How to become an adventurer like Indiana Jones? Have you gone crazy Emily? Now on first glance you might think this is slightly off topic. I mean, I don’t usually talk about adventure in the sense of “becoming an adventurer like Indiana Jones” or any other movie character for that matter. Hear me out.
I’ve been thinking recently about what it means to be an “adventurer”. A lot of my interest in adventure, I think, started in the world of books and films and adventure stories. In fact, I’d never actually read a non-fiction book about “real life” adventure until a couple of years ago… My role models, or at least my inspiration to go out there and take exciting risks or challenges, have had pretty large influence from swashbuckling archaeologists (Indiana Jones, Lara Croft, The Mummy cast… etc).
Of course, all those fictional adventurers have their backstories, but you’ll see why I’ve chosen Indiana Jones in a minute. I think it’s fair to say that he’s synonymous with adventure. If we were playing the word association game and you said his name, I’d probably say “Adventure” or “Adventurer” or “Holy Grail”…
Let’s take a look at some of the traits Indiana Jones has as an adventurer.
1. He Doesn’t Adventure Full Time
On first glance, you might think that Indiana Jones is the stereotype of a professional adventurer. But hang on a minute… He does have a job. He works as a lecturer and he’s often having to make excuses to leave the classroom.
There seems to be an assumption growing on the internet that to be a “proper” adventurer you have to do it full time. Or you have to be sponsored by a famous brand. Or you have to quit your job as a rite of passage to start.
Now, as someone who’s quit her job for adventures before (and also because it really didn’t suit her…) I don’t think there’s anything wrong with it. BUT it is not a requirement. Check out all the modern day adventurers out there and see how they describe themselves – I find Twitter bios a great way to do this. I bet most of them won’t just talk about adventures, but writing or speaking or some other expertise.
Take-away: You don’t need to be a full time adventurer to have an adventure or two!
2. He Has a “Proper” 9-5 Job
Indiana Jones isn’t a freelancer. He doesn’t make money taking people on archaeological expeditions or by selling treasure. He works at a university as a professor. When he’s not off on a quest to save the world, he teaches students and marks homework. There is nothing glamorous about that.
I guess what he does get is long academic holidays without the students, when he doesn’t have any (or as many) fixed commitments. He also seems to have a pretty relaxed employer when it comes to leaves of absences – something that exists outside of Hollywood too!
That said, his career is kind of related to his adventures. He’s not getting paid to find the Holy Grail, but his academic knowledge definitely helps him out.
Take-away: Sympathetic employers do exist (not just in Hollywood) and many get just as excited about your adventures as you do!
3. He Travels Rough, Not Luxury
Remember those tiny little planes he gets on, that look like they’re falling apart?
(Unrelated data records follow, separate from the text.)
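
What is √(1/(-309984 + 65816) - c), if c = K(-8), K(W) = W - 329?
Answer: 3*√558090829870/122084 ≈ 18.358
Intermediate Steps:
K(W) = -329 + W
c = -337 (c = -329 - 8 = -337)
√(1/(-309984 + 65816) - c) = √(1/(-309984 + 65816) - 1*(-337)) = √(1/(-244168) + 337) = √(-1/244168 + 337) = √(82284615/244168) = 3*√558090829870/122084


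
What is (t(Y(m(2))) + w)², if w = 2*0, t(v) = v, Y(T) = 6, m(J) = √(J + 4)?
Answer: 36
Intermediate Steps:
m(J) = √(4 + J)
w = 0
(t(Y(m(2))) + w)² = (6 + 0)² = 6² = 36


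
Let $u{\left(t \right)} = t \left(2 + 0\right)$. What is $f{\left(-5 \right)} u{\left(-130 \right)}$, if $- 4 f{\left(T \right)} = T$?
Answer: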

Indiana Jones isn’t the type of adventurer to travel business class. He’s also completely ok with sleeping in a tent, stopping over with friends and getting about by any means he can – including on foot and hitch hiking.
Correct me if I’m wrong, but I don’t think you even see him take a spare set of clothes… All he has is a small rucksack and that, quite honestly, can be all that you need to go on an adventure.
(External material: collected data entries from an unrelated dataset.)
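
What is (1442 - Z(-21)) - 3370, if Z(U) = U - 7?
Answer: -1900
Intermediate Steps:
Z(U) = -7 + U
(1442 - Z(-21)) - 3370 = (1442 - (-7 - 21)) - 3370 = (1442 - 1*(-28)) - 3370 = (1442 + 28) - 3370 = 1470 - 3370 = -1900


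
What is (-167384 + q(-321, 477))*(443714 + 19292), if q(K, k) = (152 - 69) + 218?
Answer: -77360431498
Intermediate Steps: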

This is, in my opinion, one of the best ways to travel. Going light means going flexible. You don’t have the stress of booking expensive hotels that fix you into set dates – you can just go with the flow. That said, I’ve been in a 4+ start hotel once and felt completely out of place… I don’t really go in for pampering or three course dinners. Particularly not when it’s mixed with adventure.
You also learn a lot more about yourself and the culture you’re in when you travel rough, human-powered and out of a backpack/pannier. You’re not in an isolated tourism bubble. This isn’t always fun and giggles, but somehow it all ends up ok in the end.
Take-away: Adventure can be inexpensive if you’re prepared to do it on your own two feet. It’s not always a bundle of laughs (hands up for type 2 fun!) but it makes a great story.
How to Become an Adventurer Like Indiana Jones
Actually, it’s not very difficult to learn from Indiana Jones and have epic adventures without needing to pack in your job and rob a bank.
Things you can do right now:
- Talk to your employer about whether they ever consider long absences of unpaid leave. Okay, paid might be better, but it’s easier to ask for months of freedom without pay and save up.
- Talk to your employer about flexible working hours. This might allow you to have more mini adventures over long weekends.
- Think about how you can save money on that adventure you have in the back of your head. You can do some amazing things if you break away from the “package” and organise things yourself. Of course, you’re swapping cheaper holidays for more effort on your part.